Il y a des causes à la chute de la pièce : le mouvement que vous lui donnez, la force avec laquelle vous la lancez etc. Si on connaissait précisément tous les paramètres physiques qui gèrent la pièce, on pourrait prédire sur quelle face elle va tomber, mais c’est indépendant du fait que vous gagniez à face. Gagner à face n’influe pas le comportement de la pièce.

Donc, au final, est–ce que les pièces que vous avez dans votre main à la fin du jeu sont là «par hasard»? Non.

Le hasard a joué un rôle, mais la règle du jeu stipulant que vous aviez le droit de gagner les pièces tombant sur face a aussi joué. Si cette règle avait été différente, vous auriez eu, pour les mêmes tirages, un nombre de pièces différent dans la main (on aurait pu dire que vous gagniez à pile, ou alors que vous ne gagniez que dans le cas de deux piles consécutifs etc...)

De la même manière, en refaisant un essai de 1000 tirages, vous n’aurez probablement pas le même nombre de pièces au final, même avec des règles identiques.

En ce qui concerne l’évolution, le hasard joue un rôle au niveau de la dérive génétique, car il y a toujours des allèles qui sont éliminés par hasard au cours du passage d’une génération à l’autre (vous ne passez que certains de vos caractères à vos enfants, les autres sont perdus). Il joue également au niveau des mutations, car il y a indépendance entre la nature de la mutation et son effet. Ce n’est pas parce qu’une mutation serait favorable qu’elle va apparaître (nous verrons ceci dans le chapitre suivant). D’un autre côté, la sélection naturelle élimine les mutations entraînant de caractères défavorables à la reproduction de l’individu. C’est la «règle du jeu» non hasardeuse.

Le brassage génétique – le sexe

Nous avons vu que dans le cadre de la reproduction sexuée, chaque parent transmet la moitié de son information génétique à sa descendance, la moitié de ses chromosomes.

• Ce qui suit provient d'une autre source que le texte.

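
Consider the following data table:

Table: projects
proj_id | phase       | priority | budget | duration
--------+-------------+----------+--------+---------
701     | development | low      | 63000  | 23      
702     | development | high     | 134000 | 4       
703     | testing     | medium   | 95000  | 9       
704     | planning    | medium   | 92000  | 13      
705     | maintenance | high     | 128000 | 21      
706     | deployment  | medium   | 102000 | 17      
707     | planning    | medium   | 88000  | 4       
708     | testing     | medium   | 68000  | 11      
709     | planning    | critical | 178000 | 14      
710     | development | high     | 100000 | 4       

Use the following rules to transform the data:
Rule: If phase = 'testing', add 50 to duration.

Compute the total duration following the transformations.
220

Step 1: Count records where phase = 'testing': 2
Step 2: Total bonus added: 2 × 50 = 100
Step 3: Original sum of duration: 120
Step 4: Final sum = 120 + 100 = 220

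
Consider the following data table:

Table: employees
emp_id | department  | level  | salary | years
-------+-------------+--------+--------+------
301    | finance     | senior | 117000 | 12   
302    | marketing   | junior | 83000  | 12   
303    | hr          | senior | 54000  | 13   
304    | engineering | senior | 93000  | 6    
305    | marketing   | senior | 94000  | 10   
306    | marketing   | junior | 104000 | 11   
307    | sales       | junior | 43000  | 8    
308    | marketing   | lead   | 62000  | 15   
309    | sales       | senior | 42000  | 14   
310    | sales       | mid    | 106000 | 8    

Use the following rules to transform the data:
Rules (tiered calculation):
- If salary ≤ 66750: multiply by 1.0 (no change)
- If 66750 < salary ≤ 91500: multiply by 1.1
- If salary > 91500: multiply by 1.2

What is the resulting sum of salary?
909100.0

Step 1: Tier 1 (salary ≤ 66750): 4 records, sum = 201000 × 1.0 = 201000.0
Step 2: Tier 2 (66750 < salary ≤ 91500): 1 records, sum = 83000 × 1.1 = 91300.0
Step 3: Tier 3 (salary > 91500): 5 records, sum = 514000 × 1.2 = 616800.0
Step 4: Final sum = 201000.0 + 91300.0 + 616800.0 = 909100.0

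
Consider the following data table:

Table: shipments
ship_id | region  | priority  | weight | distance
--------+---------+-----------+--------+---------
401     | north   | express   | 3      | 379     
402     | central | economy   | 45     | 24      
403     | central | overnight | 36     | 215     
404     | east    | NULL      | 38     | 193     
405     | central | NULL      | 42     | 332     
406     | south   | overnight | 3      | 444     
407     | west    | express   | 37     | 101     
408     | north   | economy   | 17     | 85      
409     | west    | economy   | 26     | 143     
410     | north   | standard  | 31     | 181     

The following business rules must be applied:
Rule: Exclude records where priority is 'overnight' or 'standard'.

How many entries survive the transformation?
7

Step 1: Count records to exclude
  - 2 (overnight) + 1 (standard) = 3 records
Step 2: Total records: 10
Step 3: Remaining = 10 - 3 = 7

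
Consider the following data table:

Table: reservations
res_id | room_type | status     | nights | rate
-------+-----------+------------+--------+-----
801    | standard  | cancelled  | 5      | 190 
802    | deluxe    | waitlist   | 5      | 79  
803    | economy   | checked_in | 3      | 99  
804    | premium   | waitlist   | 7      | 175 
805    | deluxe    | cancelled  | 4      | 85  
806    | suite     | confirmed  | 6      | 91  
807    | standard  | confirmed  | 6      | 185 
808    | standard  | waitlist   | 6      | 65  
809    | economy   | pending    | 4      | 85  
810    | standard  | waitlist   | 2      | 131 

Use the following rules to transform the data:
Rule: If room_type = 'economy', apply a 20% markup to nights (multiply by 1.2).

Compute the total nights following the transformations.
49.4

Step 1: Records with room_type = 'economy' have total nights = 7
Step 2: Apply multiplier: 7 × 1.2 = 8.4
Step 3: Other records total: 41
Step 4: Final sum = 8.4 + 41 = 49.4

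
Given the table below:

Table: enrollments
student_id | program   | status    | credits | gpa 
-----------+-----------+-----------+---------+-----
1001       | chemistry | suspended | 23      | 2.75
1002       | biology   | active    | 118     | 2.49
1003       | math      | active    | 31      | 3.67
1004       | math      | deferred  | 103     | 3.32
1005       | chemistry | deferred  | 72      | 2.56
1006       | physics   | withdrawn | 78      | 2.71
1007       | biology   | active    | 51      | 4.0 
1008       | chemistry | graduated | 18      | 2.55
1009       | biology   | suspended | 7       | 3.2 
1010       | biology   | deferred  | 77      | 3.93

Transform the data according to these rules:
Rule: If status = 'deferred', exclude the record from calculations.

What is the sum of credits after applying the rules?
326

Step 1: Identify records where status = 'deferred'
Step 2: The excluded records sum to 252
Step 3: Original total credits = 578
Step 4: Remaining total = 578 - 252 = 326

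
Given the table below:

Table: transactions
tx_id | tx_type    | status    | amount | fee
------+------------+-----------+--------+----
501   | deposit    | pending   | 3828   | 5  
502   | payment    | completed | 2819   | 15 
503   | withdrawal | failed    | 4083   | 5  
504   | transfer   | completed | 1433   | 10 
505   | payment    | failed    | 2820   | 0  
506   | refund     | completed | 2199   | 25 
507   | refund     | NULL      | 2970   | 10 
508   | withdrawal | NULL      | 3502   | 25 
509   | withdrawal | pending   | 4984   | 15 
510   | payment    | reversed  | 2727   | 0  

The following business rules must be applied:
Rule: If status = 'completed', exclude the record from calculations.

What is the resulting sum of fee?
60

Step 1: Identify records where status = 'completed'
Step 2: The excluded records sum to 50
Step 3: Original total fee = 110
Step 4: Remaining total = 110 - 50 = 60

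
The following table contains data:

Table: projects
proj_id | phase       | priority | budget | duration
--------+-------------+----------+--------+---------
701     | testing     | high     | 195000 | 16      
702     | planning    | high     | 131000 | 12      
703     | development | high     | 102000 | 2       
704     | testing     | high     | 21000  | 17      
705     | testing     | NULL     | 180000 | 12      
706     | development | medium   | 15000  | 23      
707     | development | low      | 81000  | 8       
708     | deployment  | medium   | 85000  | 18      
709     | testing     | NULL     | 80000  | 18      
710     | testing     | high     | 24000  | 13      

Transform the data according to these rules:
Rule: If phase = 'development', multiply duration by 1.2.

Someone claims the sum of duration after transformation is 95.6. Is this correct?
No, the correct result is 145.6.

Step 1: Calculate the correct sum after transformation
Step 2: Apply multiplier 1.2 to records where phase = 'development'
Step 3: Correct result = 145.6
Step 4: Claimed result = 95.6
Step 5: 145.6 ≠ 95.6
Conclusion: The claimed result is incorrect. The correct answer is 145.6.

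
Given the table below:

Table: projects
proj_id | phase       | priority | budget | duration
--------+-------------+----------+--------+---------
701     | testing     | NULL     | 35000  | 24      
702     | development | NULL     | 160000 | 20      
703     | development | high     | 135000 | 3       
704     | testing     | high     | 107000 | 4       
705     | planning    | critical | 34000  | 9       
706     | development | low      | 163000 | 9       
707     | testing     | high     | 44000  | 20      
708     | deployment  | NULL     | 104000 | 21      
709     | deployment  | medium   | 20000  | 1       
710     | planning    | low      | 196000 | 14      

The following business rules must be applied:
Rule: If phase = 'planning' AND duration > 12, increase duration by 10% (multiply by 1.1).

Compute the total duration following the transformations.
126.4

Step 1: Find records where phase = 'planning' AND duration > 12
Step 2: 1 records match, summing to 14
Step 3: After multiplier: 14 × 1.1 = 15.4
Step 4: Unaffected records sum: 111
Step 5: Final sum = 15.4 + 111 = 126.4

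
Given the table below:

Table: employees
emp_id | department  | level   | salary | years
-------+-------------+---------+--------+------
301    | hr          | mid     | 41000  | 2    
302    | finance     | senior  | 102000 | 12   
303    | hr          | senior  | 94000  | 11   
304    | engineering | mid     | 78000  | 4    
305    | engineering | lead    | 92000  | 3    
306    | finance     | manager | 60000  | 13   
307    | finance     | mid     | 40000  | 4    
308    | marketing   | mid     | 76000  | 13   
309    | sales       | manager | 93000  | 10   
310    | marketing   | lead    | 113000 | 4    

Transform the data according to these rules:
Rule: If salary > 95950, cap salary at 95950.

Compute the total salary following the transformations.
765900

Step 1: 2 records have salary > 95950
Step 2: These records originally summed to 215000
Step 3: After capping: 2 × 95950 = 191900
Step 4: Unaffected records sum: 574000
Step 5: Final sum = 191900 + 574000 = 765900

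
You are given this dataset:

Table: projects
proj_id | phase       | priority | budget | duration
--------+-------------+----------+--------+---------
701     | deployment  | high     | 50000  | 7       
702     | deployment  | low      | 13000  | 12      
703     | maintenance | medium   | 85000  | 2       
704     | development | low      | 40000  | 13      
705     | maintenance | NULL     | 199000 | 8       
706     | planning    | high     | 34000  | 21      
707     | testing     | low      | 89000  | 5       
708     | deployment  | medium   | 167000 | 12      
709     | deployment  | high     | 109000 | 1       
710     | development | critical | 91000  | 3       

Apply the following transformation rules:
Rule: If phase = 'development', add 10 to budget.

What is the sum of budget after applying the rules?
877020

Step 1: Count records where phase = 'development': 2
Step 2: Total bonus added: 2 × 10 = 20
Step 3: Original sum of budget: 877000
Step 4: Final sum = 877000 + 20 = 877020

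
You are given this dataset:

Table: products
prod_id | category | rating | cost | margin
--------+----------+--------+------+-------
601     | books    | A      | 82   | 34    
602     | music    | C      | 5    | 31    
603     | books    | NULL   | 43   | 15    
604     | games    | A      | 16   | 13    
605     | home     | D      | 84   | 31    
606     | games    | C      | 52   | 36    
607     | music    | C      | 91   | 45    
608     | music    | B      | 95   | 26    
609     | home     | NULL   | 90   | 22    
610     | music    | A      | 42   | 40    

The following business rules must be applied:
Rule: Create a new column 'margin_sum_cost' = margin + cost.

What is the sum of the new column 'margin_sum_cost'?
893

Step 1: For each record, compute margin + cost
Example calculations:
  34 + 82 = 116
  31 + 5 = 36
  15 + 43 = 58
  ...
Step 2: Sum all derived values
Step 3: Total = 893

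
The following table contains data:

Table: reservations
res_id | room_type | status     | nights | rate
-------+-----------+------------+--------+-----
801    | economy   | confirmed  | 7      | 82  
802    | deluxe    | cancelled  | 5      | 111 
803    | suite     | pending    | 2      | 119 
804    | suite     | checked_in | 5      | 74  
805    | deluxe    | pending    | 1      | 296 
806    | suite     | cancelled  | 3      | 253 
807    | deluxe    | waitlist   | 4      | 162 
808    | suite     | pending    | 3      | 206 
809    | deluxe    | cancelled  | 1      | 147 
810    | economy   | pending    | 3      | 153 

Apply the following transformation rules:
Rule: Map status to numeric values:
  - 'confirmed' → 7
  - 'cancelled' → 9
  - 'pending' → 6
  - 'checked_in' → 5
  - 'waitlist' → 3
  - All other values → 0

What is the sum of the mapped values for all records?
66

Step 1: Apply mapping to each record
Step 2: Count by status:
  'confirmed': 1 records × 7 = 7
  'cancelled': 3 records × 9 = 27
  'pending': 4 records × 6 = 24
  'checked_in': 1 records × 5 = 5
  'waitlist': 1 records × 3 = 3
Step 3: Sum all mapped values = 66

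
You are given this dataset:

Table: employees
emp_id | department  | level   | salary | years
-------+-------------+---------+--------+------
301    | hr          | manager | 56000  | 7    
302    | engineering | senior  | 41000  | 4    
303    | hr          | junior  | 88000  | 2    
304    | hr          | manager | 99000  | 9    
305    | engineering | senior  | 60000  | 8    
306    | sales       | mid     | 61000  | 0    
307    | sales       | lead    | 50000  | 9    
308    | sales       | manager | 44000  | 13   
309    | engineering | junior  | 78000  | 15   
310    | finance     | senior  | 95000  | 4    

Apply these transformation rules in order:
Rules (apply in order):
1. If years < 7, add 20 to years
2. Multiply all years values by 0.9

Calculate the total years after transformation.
135.9

Step 1: Apply Rule 1 - Add 20 to records with years < 7
  - 4 records affected: 10 + (4 × 20) = 90
  - Unaffected records: 61
  - Sum after Rule 1: 151
Step 2: Apply Rule 2 - Multiply all by 0.9
  - 151 × 0.9 = 135.9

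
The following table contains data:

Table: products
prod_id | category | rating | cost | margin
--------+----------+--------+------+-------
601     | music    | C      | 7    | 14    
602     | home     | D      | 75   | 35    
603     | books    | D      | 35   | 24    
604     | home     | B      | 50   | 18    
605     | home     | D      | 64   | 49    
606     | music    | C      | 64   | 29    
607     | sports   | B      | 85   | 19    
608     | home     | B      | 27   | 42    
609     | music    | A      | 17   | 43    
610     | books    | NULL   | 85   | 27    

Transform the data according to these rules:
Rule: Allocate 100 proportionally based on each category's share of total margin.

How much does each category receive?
books: 17.0, home: 48.0, music: 28.67, sports: 6.33

Step 1: Calculate total margin = 300
Step 2: Calculate each category's proportion:
  books: 51/300 = 17.00% → 17.0
  home: 144/300 = 48.00% → 48.0
  music: 86/300 = 28.67% → 28.67
  sports: 19/300 = 6.33% → 6.33
Step 3: Verify: sum of allocations ≈ 100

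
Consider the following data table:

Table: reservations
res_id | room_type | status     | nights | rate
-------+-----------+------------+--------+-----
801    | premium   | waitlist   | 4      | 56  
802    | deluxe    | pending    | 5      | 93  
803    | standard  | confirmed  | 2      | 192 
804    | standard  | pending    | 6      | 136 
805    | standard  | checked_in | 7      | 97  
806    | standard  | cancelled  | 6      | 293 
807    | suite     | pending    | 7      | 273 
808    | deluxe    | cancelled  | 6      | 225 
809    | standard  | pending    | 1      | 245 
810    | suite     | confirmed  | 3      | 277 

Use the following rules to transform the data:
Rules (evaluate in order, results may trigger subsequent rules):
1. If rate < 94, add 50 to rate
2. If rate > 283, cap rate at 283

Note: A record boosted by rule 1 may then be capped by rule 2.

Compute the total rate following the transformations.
1977

Step 1: Apply rule 1 to records with rate < 94
  - 2 records get bonus of 50
  - Of these, 0 records then exceed 283 and get capped
Step 2: Apply rule 2 to records with rate > 283
  - 1 records (original) are capped
Step 3: Calculate final sum = 1977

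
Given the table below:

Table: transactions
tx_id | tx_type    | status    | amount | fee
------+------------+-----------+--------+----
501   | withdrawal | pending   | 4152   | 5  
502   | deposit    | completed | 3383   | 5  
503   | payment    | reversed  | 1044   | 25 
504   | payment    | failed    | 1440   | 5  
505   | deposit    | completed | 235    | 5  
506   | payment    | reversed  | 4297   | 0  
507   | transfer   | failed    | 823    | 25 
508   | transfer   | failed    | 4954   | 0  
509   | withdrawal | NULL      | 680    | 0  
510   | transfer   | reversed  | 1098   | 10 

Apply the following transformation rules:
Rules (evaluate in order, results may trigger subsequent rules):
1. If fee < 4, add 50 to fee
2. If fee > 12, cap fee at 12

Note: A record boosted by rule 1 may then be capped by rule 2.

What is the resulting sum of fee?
90

Step 1: Apply rule 1 to records with fee < 4
  - 3 records get bonus of 50
  - Of these, 3 records then exceed 12 and get capped
Step 2: Apply rule 2 to records with fee > 12
  - 2 records (original) are capped
Step 3: Calculate final sum = 90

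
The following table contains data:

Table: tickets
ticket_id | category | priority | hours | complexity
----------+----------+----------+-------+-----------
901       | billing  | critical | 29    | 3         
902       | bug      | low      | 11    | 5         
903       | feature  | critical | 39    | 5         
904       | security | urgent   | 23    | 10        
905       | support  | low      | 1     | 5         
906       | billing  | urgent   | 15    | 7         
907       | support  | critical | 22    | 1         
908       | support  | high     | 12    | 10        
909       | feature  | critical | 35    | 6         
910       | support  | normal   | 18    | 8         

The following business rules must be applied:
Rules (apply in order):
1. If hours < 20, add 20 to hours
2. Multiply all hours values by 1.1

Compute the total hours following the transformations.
335.5

Step 1: Apply Rule 1 - Add 20 to records with hours < 20
  - 5 records affected: 57 + (5 × 20) = 157
  - Unaffected records: 148
  - Sum after Rule 1: 305
Step 2: Apply Rule 2 - Multiply all by 1.1
  - 305 × 1.1 = 335.5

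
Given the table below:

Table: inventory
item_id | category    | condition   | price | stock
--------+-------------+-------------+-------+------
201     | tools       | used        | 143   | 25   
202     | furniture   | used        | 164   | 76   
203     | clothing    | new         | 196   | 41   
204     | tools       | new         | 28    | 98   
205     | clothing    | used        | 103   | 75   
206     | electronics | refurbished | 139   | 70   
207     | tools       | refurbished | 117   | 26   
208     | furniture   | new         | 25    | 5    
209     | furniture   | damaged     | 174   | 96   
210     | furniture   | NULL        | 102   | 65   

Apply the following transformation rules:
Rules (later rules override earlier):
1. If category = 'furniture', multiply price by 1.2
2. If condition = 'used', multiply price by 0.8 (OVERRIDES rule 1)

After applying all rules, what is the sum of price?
1169.2

Step 1: Rule 2 takes priority for records with condition = 'used'
  - 3 records: 410 × 0.8 = 328.0
Step 2: Rule 1 applies to remaining records with category = 'furniture'
  - 3 records: 301 × 1.2 = 361.2
Step 3: Other records unchanged: 480
Step 4: Final sum = 328.0 + 361.2 + 480 = 1169.2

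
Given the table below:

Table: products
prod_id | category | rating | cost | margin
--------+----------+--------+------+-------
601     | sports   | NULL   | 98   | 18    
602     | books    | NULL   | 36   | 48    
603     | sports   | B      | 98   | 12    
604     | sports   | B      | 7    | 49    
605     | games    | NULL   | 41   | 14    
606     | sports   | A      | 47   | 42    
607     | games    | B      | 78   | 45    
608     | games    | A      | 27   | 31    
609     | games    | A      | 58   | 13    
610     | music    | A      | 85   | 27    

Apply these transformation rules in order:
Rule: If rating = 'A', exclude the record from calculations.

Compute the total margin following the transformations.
186

Step 1: Identify records where rating = 'A'
Step 2: The excluded records sum to 113
Step 3: Original total margin = 299
Step 4: Remaining total = 299 - 113 = 186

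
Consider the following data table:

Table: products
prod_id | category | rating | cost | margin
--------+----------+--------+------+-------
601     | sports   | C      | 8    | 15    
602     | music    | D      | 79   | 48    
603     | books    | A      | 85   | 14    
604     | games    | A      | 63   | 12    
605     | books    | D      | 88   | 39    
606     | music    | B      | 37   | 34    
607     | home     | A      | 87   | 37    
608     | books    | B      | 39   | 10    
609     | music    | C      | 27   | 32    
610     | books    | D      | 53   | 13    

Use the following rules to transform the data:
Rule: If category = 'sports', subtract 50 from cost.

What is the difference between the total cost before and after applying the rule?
50

Step 1: Original sum of cost = 566
Step 2: 1 records have category = 'sports'
Step 3: Each affected record changes by -50
Step 4: Total change = 1 × -50 = -50
Step 5: New sum = 566 + -50 = 516
Step 6: Difference = |516 - 566| = 50
        (Sum decreased by 50)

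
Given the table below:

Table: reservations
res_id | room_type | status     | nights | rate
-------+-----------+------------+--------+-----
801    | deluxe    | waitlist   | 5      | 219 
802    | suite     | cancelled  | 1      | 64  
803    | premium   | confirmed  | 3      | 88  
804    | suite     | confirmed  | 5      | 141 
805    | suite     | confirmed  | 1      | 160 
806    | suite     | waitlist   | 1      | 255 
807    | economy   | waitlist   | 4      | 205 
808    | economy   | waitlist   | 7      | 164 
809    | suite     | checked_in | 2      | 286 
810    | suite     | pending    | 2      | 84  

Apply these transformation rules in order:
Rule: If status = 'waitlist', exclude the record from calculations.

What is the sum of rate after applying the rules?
823

Step 1: Identify records where status = 'waitlist'
Step 2: The excluded records sum to 843
Step 3: Original total rate = 1666
Step 4: Remaining total = 1666 - 843 = 823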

Une partie du brassage s’effectue à ce niveau là : ce ne sont pas toujours les mêmes chromosomes qui se retrouvent dans tous les gamètes. Il y a autant de combinaisons que le permet le nombre de chromosomes (par exemple, si une espèce a 6 chromosomes, il y a 8 gamètes possibles pour chaque individu).

Une autre partie du brassage s’effectue par recombinaison, grâce aux « crossing overs ». Ce mécanisme permet l’échange de deux bouts de chromosomes au moment de la division méiotique (celle qui réduit le stock de chromosomes par deux pour fabriquer les gamètes). Deux chromosomes se croisent physiquement dans la cellule et échangent un bras, ou une partie de bras.

Grâce à ces deux mécanismes, pratiquement chaque gamète produit par un individu est unique. C’est pour cela que deux parents ne peuvent pas avoir deux enfants identiques à moins d’avoir des jumeaux monozygotes (une cellule–œuf se divise en deux cellules qui au lieu de rester ensembles, se séparent et donnent chacune un embryon, au bagage génétique strictement identique).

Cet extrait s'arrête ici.